The ancient Salle des Gardes of the chateau, with the windows giving on the balcony overlooking the river, became later the Logis du Roi. From this great chamber one passes on to the terrace near the foot of the Grosse Tour, called the Tour des Minimes. It is this tower which contains the "_escalier des voitures_." The entrance is through an elegant portico leading to the upper stories.

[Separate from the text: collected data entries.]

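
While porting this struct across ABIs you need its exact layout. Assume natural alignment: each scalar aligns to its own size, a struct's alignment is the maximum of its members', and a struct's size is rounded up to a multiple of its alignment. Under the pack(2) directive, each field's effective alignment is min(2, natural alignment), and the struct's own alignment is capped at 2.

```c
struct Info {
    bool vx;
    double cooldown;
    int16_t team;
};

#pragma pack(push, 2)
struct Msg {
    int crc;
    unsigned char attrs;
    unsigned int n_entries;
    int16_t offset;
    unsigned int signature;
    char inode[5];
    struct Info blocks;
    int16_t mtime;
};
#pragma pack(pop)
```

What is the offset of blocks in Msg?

Info: @0: vx [1B, align 1] → 1; +7 pad (align 8); @8: cooldown [8B, align 8] → 16; @16: team [2B, align 2] → 18; +6 tail pad (align 8); size 24, align 8
@0: crc [4B, align 2] → 4
@4: attrs [1B, align 1] → 5
+1 pad (align 2)
@6: n_entries [4B, align 2] → 10
@10: offset [2B, align 2] → 12
@12: signature [4B, align 2] → 16
@16: inode [5B, align 1] → 21
+1 pad (align 2)
@22: blocks [24B, align 2] → 46

22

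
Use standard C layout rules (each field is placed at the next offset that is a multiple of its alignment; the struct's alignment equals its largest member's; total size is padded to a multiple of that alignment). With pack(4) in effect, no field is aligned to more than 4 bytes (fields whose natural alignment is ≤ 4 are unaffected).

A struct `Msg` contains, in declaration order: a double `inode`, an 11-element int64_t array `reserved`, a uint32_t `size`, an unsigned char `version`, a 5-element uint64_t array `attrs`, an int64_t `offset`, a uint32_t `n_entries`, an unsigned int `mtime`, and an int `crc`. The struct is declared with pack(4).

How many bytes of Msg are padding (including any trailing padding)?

3

@0: inode [8B, align 4] → 8
@8: reserved [88B, align 4] → 96
@96: size [4B, align 4] → 100
@100: version [1B, align 1] → 101
+3 pad (align 4)
@104: attrs [40B, align 4] → 144
@144: offset [8B, align 4] → 152
@152: n_entries [4B, align 4] → 156
@156: mtime [4B, align 4] → 160
@160: crc [4B, align 4] → 164
size 164, align 4
data bytes 161, size 164 → padding 3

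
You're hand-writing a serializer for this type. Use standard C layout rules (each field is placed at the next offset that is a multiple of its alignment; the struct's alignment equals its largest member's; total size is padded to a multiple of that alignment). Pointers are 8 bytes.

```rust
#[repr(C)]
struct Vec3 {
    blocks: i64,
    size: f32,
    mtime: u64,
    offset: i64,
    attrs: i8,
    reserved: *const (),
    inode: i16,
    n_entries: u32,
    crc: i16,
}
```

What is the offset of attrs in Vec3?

32

0..8  blocks  (8B, 8-aligned)
8..12  size  (4B, 4-aligned)
12..16  -- padding (4B)
16..24  mtime  (8B, 8-aligned)
24..32  offset  (8B, 8-aligned)
32..33  attrs  (1B, 1-aligned)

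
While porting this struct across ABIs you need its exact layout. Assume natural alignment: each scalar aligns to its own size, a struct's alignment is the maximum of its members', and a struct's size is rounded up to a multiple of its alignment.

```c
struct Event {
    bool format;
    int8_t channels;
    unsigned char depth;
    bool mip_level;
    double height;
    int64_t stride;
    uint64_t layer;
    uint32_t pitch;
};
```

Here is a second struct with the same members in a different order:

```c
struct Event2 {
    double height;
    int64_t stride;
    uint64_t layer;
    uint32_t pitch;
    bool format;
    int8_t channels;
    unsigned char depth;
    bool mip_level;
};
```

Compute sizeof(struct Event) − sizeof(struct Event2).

8

@0: format [1B, align 1] → 1
@1: channels [1B, align 1] → 2
@2: depth [1B, align 1] → 3
@3: mip_level [1B, align 1] → 4
+4 pad (align 8)
@8: height [8B, align 8] → 16
@16: stride [8B, align 8] → 24
@24: layer [8B, align 8] → 32
@32: pitch [4B, align 4] → 36
+4 tail pad (align 8)
size 40, align 8
— Event2 —
@0: height [8B, align 8] → 8
@8: stride [8B, align 8] → 16
@16: layer [8B, align 8] → 24
@24: pitch [4B, align 4] → 28
@28: format [1B, align 1] → 29
@29: channels [1B, align 1] → 30
@30: depth [1B, align 1] → 31
@31: mip_level [1B, align 1] → 32
size 32, align 8
40 − 32 = 8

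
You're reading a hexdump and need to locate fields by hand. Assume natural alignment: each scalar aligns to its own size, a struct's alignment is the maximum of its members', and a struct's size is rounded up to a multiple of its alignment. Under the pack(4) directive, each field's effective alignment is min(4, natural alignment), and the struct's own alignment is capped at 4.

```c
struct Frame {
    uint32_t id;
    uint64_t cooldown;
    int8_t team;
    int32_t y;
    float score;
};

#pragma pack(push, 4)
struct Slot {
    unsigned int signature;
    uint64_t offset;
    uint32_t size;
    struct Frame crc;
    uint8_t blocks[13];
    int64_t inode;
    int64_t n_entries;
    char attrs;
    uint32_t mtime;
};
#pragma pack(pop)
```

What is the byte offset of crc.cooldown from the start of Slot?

Frame: id at 0 (size 4, align 4) → ends 4; pad 4 to align 8 for cooldown; cooldown at 8 (size 8, align 8) → ends 16; team at 16 (size 1, align 1) → ends 17; pad 3 to align 4 for y; y at 20 (size 4, align 4) → ends 24; score at 24 (size 4, align 4) → ends 28; tail pad 4 to reach multiple of 8; total 32 bytes, alignment 8
signature at 0 (size 4, align 4) → ends 4
offset at 4 (size 8, align 4) → ends 12
size at 12 (size 4, align 4) → ends 16
crc at 16 (size 32, align 4) → ends 48
within Frame: cooldown at 8
16 + 8 = 24

24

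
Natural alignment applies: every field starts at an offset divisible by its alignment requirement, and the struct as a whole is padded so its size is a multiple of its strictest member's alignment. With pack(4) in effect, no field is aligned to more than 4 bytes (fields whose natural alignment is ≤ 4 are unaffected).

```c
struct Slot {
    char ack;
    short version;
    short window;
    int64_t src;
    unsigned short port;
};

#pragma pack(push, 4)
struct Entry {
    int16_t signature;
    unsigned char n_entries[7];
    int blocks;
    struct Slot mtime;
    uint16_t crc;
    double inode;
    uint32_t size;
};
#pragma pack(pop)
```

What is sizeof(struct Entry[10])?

Slot: ack at 0 (size 1, align 1) → ends 1; pad 1 to align 2 for version; version at 2 (size 2, align 2) → ends 4; window at 4 (size 2, align 2) → ends 6; pad 2 to align 8 for src; src at 8 (size 8, align 8) → ends 16; port at 16 (size 2, align 2) → ends 18; tail pad 6 to reach multiple of 8; total 24 bytes, alignment 8
signature at 0 (size 2, align 2) → ends 2
n_entries at 2 (size 7, align 1) → ends 9
pad 3 to align 4 for blocks
blocks at 12 (size 4, align 4) → ends 16
mtime at 16 (size 24, align 4) → ends 40
crc at 40 (size 2, align 2) → ends 42
pad 2 to align 4 for inode
inode at 44 (size 8, align 4) → ends 52
size at 52 (size 4, align 4) → ends 56
total 56 bytes, alignment 4
array of 10: 10 × 56 = 560

560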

Above another portico, leading from the terrace to the garden, is to be seen the emblem of Louis XII., the porcupine, so common at Blois.
In the fosse, which still remains on the garden side, was the universally installed _jeu-de-paume_, a favourite amusement throughout the courts of Europe in the middle ages.

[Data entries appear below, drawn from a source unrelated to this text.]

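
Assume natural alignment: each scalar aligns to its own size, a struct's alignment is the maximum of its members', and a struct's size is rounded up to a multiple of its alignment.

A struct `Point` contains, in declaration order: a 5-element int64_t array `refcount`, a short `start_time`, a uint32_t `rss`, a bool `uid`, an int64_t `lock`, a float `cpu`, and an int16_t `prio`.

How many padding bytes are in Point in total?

11

0..40  refcount  (40B, 8-aligned)
40..42  start_time  (2B, 2-aligned)
42..44  -- padding (2B)
44..48  rss  (4B, 4-aligned)
48..49  uid  (1B, 1-aligned)
49..56  -- padding (7B)
56..64  lock  (8B, 8-aligned)
64..68  cpu  (4B, 4-aligned)
68..70  prio  (2B, 2-aligned)
70..72  -- tail padding (2B)
sizeof = 72, alignof = 8
data bytes 61, size 72 → padding 11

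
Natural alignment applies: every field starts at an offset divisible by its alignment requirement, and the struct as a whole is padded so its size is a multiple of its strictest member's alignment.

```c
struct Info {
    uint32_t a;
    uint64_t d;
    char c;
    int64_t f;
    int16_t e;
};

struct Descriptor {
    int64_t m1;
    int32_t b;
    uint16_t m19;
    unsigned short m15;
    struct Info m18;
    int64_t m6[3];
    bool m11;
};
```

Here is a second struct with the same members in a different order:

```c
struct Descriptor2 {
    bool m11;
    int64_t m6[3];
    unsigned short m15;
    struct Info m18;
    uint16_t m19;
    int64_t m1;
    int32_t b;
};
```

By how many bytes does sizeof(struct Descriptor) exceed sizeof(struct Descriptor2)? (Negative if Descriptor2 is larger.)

Info: a at 0 (size 4, align 4) → ends 4; pad 4 to align 8 for d; d at 8 (size 8, align 8) → ends 16; c at 16 (size 1, align 1) → ends 17; pad 7 to align 8 for f; f at 24 (size 8, align 8) → ends 32; e at 32 (size 2, align 2) → ends 34; tail pad 6 to reach multiple of 8; total 40 bytes, alignment 8
m1 at 0 (size 8, align 8) → ends 8
b at 8 (size 4, align 4) → ends 12
m19 at 12 (size 2, align 2) → ends 14
m15 at 14 (size 2, align 2) → ends 16
m18 at 16 (size 40, align 8) → ends 56
m6 at 56 (size 24, align 8) → ends 80
m11 at 80 (size 1, align 1) → ends 81
tail pad 7 to reach multiple of 8
total 88 bytes, alignment 8
— Descriptor2 —
m11 at 0 (size 1, align 1) → ends 1
pad 7 to align 8 for m6
m6 at 8 (size 24, align 8) → ends 32
m15 at 32 (size 2, align 2) → ends 34
pad 6 to align 8 for m18
m18 at 40 (size 40, align 8) → ends 80
m19 at 80 (size 2, align 2) → ends 82
pad 6 to align 8 for m1
m1 at 88 (size 8, align 8) → ends 96
b at 96 (size 4, align 4) → ends 100
tail pad 4 to reach multiple of 8
total 104 bytes, alignment 8
88 − 104 = -16

-16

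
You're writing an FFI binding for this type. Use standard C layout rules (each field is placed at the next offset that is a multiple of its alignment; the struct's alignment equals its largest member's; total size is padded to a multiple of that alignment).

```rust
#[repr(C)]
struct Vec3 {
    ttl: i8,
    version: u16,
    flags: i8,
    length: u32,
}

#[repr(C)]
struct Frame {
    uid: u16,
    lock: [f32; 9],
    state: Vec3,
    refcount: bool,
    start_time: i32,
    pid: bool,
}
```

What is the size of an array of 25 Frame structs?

Vec3: @0: ttl [1B, align 1] → 1; +1 pad (align 2); @2: version [2B, align 2] → 4; @4: flags [1B, align 1] → 5; +3 pad (align 4); @8: length [4B, align 4] → 12; size 12, align 4
@0: uid [2B, align 2] → 2
+2 pad (align 4)
@4: lock [36B, align 4] → 40
@40: state [12B, align 4] → 52
@52: refcount [1B, align 1] → 53
+3 pad (align 4)
@56: start_time [4B, align 4] → 60
@60: pid [1B, align 1] → 61
+3 tail pad (align 4)
size 64, align 4
array of 25: 25 × 64 = 1600

1600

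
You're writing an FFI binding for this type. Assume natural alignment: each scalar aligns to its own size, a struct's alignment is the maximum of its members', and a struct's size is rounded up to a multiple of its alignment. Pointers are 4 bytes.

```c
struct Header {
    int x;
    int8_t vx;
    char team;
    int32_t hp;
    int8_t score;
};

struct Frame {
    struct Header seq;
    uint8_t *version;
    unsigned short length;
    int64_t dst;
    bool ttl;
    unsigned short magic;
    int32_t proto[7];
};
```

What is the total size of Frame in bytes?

Header: 0..4  x  (4B, 4-aligned); 4..5  vx  (1B, 1-aligned); 5..6  team  (1B, 1-aligned); 6..8  -- padding (2B); 8..12  hp  (4B, 4-aligned); 12..13  score  (1B, 1-aligned); 13..16  -- tail padding (3B); sizeof = 16, alignof = 4
0..16  seq  (16B, 4-aligned)
16..20  version  (4B, 4-aligned)
20..22  length  (2B, 2-aligned)
22..24  -- padding (2B)
24..32  dst  (8B, 8-aligned)
32..33  ttl  (1B, 1-aligned)
33..34  -- padding (1B)
34..36  magic  (2B, 2-aligned)
36..64  proto  (28B, 4-aligned)
sizeof = 64, alignof = 8

64 bytes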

At the base of the chateau are clustered numerous old houses of the sixteenth century, but on the river-front these have been replaced with pretentious houses, cafes, automobile garages, and other modern buildings.
Near the Quai des Violettes are a series of subterranean chambers known as the Greniers de Cesar, dating from the sixteenth century.
Even at this late day one can almost picture the great characters in the drama of other times who stalked majestically through the apartments, and over the very flagstones of the courts and terraces which one treads to-day; Catherine de Medici with her ruffs and velvets; Henri de Guise with all his wiles; Conde the proud; the second Francois, youthful but wise; his girl queen, loving and sad; and myriads more of all ranks and of all shades of morality,--all resplendent in the velvets and gold of the costume of their time.
Near the chateau is the Clos Luce, a Gothic habitation in whose oratory died Leonardo da Vinci, on May 2, 1519.
Immediately back of the chateau is the Foret d'Amboise, the scene of many gay hunting parties when the court was here or at Chenonceaux, which one reaches by traversing the forest route. On the edge of this forest is Chanteloup, remembered by most folk on account of its atrocious Chinese-like pagoda, built of the debris of the Chateau de la Bourdaisiere, by the Duc de Choiseul, in memory of the attentions he received from the nobles and bourgeois of the ville upon the fall of his ministry and his disgrace at the hands of Louis XV. and La Du Barry. It is a curious form to be chosen when one had such beautiful examples of architectural art near by, only equalled, perhaps, in atrociousness by the "Royal Pavilion" of England's George IV.
La Bourdaisiere, near Amboise, of which only the site remains, if not one of the chief tourist attractions of the chateau country, has at least a sentimental interest of abounding importance for all who recall the details of the life of "La Belle Gabrielle."
Here in Touraine Gabrielle d'Estrees was born in 1565. She was twenty-six years old when Henri IV. first saw her in the chateau of her father at Coeuvres. So charmed was he with her graces that he made her his _maitresse_ forthwith, though the old court-life chronicles of the day state that she already possessed something more than the admiration of Sebastian Zamet, the celebrated financier.